Masonry is legal in Cuba, but is strictly controlled by the Office of Religious Affairs of the Central Committee of the Communist Party of Cuba, which has long been led by Caridad Diego.
The government, for example, requires that the lodges cancel the membership of Masons who emigrate, as well as reporting the activities of their lodges in detail, and that they obtain prior approval for any nonroutine activity, Olmedo said.
Pardo Valdes, former political prisoner and 33 degree Mason, said that in 2007 Diego blocked his efforts to be elected president of a high position, the Supreme Council, because of his political activism.
The donations of Masons from abroad usually pass through the Cuban Institute of Friendship with the Peoples, led by the government, which takes some of the money, added Olmedo. But another part comes to Cuban Masons directly for their charitable programs and conferences on subjects like the economy, history and literature.

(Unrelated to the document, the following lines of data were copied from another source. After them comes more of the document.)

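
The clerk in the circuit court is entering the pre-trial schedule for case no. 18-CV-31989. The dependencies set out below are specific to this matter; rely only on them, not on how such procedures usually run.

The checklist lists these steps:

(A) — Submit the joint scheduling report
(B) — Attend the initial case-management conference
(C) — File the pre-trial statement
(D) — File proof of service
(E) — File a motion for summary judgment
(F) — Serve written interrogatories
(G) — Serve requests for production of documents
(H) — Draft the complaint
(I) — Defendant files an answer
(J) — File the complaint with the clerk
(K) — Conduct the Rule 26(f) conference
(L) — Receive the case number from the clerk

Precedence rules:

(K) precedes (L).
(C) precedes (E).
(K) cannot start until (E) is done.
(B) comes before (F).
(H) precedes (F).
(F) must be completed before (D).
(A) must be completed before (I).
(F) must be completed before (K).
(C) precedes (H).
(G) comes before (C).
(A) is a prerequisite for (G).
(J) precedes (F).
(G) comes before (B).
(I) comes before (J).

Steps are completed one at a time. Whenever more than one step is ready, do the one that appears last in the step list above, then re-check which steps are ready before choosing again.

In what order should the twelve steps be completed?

(A) (I) (J) (G) (C) (H) (E) (B) (F) (K) (L) (D)

(A) is the only step with nothing outstanding, so it goes first.
(I) and (G) are both available; (I) is listed later → (I).
(J) now also ready, so the ready set is {(J), (G)}; (J) is listed later → (J).
That leaves (G) as the only ready step → (G).
Now (C) and (B) have their prerequisites met. (C) is listed later, so (C) next.
(H) and (E) now also ready, so the ready set is {(H), (E), (B)}; (H) is listed later → (H).
Now (E) and (B) have their prerequisites met. (E) is listed later, so (E) next.
Next only (B) has its prerequisites met → (B).
(F) needed (J), (H) and (B), now all done → (F).
(K) and (D) are both available; (K) is listed later → (K).
(L) now also ready, so the ready set is {(L), (D)}; (L) is listed later → (L).
(D) needed (F), now all done → (D).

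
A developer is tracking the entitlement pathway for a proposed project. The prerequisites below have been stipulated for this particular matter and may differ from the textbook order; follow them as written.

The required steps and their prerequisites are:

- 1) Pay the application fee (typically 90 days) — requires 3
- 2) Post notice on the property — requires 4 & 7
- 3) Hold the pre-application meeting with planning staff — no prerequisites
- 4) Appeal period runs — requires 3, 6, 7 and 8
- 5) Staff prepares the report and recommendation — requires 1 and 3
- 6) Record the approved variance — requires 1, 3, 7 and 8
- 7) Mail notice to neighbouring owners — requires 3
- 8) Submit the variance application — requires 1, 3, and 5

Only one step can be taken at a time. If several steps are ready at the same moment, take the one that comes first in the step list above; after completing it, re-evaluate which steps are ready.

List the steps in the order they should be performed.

3 1 5 7 8 6 4 2

3 is the only step with nothing outstanding, so it goes first.
Ready: 1 and 7. 1 is listed earlier → 1.
Ready: 5 and 7. 5 is listed earlier → 5.
8 now also ready, so the ready set is {7, 8}; 7 is listed earlier → 7.
That leaves 8 as the only ready step → 8.
6 is the only step now ready → 6.
4 needed 3, 6, 7 and 8, now all done → 4.
That leaves 2 as the only ready step → 2.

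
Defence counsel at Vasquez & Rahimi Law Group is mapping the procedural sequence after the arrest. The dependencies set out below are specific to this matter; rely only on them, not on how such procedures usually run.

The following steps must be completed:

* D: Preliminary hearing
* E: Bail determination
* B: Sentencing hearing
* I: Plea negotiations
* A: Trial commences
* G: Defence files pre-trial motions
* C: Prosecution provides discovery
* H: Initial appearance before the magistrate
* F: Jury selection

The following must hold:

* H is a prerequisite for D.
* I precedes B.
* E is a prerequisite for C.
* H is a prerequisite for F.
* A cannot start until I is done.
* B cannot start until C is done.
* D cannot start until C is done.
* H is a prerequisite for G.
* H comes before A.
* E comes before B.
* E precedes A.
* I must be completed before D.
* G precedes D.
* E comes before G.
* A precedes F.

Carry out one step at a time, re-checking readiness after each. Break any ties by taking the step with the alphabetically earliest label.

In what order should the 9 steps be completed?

Nothing is required for E, H and I. E has the earlier label → E first.
C now also ready, so the ready set is {C, H, I}; C has the earlier label → C.
Ready: H and I. H has the earlier label → H.
G now also ready, so the ready set is {G, I}; G has the earlier label → G.
Next only I has its prerequisites met → I.
A, B and D are all available; A has the earlier label → A.
F now also ready, so the ready set is {B, D, F}; B has the earlier label → B.
Now D and F have their prerequisites met. D has the earlier label, so D next.
That leaves F as the only ready step → F.

E, C, H, G, I, A, B, D, F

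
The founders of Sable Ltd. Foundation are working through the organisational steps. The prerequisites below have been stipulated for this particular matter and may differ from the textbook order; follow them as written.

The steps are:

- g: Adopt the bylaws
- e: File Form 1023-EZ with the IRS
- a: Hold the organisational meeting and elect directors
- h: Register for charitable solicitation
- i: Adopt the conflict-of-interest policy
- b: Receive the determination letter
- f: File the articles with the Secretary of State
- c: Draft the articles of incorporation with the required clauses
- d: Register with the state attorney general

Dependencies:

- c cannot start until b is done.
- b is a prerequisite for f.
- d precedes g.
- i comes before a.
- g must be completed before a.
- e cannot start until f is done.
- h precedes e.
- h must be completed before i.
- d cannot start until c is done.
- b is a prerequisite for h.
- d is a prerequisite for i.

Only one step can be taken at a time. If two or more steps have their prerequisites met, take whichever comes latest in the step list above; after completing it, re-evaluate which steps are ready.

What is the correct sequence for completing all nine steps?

Only b has no prerequisites, so it is first.
Now c, f and h have their prerequisites met. c is listed later, so c next.
d now also ready, so the ready set is {d, f, h}; d is listed later → d.
g now also ready, so the ready set is {f, h, g}; f is listed later → f.
Ready: h and g. h is listed later → h.
i, e and g are all available; i is listed later → i.
e and g are both available; e is listed later → e.
g is the only step now ready → g.
Next only a has its prerequisites met → a.

b → c → d → f → h → i → e → g → a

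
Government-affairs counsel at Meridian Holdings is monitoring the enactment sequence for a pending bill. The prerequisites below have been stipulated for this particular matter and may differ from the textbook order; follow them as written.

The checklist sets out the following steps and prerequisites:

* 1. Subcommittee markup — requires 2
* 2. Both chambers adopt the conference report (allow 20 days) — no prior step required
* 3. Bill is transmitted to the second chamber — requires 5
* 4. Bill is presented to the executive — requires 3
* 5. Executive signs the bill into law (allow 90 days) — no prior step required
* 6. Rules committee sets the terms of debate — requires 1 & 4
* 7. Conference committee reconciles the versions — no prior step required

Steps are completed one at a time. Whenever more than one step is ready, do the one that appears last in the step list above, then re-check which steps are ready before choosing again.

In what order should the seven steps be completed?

Nothing is required for 7, 5 and 2. 7 is listed later → 7 first.
Now 5 and 2 have their prerequisites met. 5 is listed later, so 5 next.
Now 3 and 2 have their prerequisites met. 3 is listed later, so 3 next.
Now 4 and 2 have their prerequisites met. 4 is listed later, so 4 next.
That leaves 2 as the only ready step → 2.
1 needed 2, now all done → 1.
Next only 6 has its prerequisites met → 6.

7, 5, 3, 4, 2, 1, 6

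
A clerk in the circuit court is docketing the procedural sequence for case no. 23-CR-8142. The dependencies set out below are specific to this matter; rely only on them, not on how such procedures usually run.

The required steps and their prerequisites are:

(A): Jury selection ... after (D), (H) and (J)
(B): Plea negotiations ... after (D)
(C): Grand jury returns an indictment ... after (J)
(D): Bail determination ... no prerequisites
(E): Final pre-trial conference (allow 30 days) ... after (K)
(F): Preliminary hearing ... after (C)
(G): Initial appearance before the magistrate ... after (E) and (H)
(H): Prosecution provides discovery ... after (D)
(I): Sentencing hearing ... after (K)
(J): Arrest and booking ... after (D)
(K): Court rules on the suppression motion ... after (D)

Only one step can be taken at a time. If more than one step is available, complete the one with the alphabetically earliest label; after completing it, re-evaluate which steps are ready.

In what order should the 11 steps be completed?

(D) is the only step with nothing outstanding, so it goes first.
(B), (H), (J) and (K) are all available; (B) has the earlier label → (B).
(H), (J) and (K) are all available; (H) has the earlier label → (H).
Ready: (J) and (K). (J) has the earlier label → (J).
Ready: (A), (C) and (K). (A) has the earlier label → (A).
(C) and (K) are both available; (C) has the earlier label → (C).
(F) now also ready, so the ready set is {(F), (K)}; (F) has the earlier label → (F).
(K) needed (D), now all done → (K).
Now (E) and (I) have their prerequisites met. (E) has the earlier label, so (E) next.
Now (G) and (I) have their prerequisites met. (G) has the earlier label, so (G) next.
(I) needed (K), now all done → (I).

(D) → (B) → (H) → (J) → (A) → (C) → (F) → (K) → (E) → (G) → (I)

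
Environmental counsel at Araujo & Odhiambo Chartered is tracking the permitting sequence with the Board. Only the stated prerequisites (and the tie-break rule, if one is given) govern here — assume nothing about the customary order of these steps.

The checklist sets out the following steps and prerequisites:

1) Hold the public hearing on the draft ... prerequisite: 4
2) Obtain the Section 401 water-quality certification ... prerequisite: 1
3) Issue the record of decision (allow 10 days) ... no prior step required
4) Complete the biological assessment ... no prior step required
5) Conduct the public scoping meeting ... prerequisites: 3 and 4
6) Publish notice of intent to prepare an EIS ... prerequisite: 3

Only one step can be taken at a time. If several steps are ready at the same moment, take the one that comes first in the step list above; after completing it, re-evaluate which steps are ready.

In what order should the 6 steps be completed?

3, 4, 1, 2, 5, 6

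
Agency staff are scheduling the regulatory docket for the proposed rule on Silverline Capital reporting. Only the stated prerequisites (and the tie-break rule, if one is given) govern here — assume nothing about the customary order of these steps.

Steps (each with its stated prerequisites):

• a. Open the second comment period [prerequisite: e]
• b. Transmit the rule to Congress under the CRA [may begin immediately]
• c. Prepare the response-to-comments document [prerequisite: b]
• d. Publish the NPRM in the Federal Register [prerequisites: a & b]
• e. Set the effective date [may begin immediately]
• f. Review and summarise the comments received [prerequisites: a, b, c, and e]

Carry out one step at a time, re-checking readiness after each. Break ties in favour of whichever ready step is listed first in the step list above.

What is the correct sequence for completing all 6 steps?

Nothing is required for b and e. b is listed earlier → b first.
Ready: c and e. c is listed earlier → c.
That leaves e as the only ready step → e.
a needed e, now all done → a.
Ready: d and f. d is listed earlier → d.
That leaves f as the only ready step → f.

b c e a d f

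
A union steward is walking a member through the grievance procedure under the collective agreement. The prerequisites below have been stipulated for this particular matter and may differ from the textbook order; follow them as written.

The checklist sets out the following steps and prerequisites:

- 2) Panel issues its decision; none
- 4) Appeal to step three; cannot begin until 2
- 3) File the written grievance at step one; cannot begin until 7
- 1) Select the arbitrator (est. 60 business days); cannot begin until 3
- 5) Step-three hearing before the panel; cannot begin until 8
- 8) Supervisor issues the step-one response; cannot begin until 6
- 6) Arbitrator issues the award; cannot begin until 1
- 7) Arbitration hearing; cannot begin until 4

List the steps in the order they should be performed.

2 4 7 3 1 6 8 5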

The Llanso Masonic Home in Havana shelters about 90 elderly patients, including some who are not Masons, and the Cuban lodges maintain a blog, the Beehive. Last year it was necessary to close the web site of the Grand Lodge in Havana for want of funds.
Masonry was established in Cuba 150 years ago and gained political influence when many of its leading members, including the leader for independence Jose Marti, fought against the Spanish rule.
In Cuba there is also active the Sociedad de Antiguos Honorables Compañeros Distintos - called the Odd Fellows in English - with about 25,000 or 30,000 members, and the Knights of the Light, a group developed in the island, according to Pardo Valdes.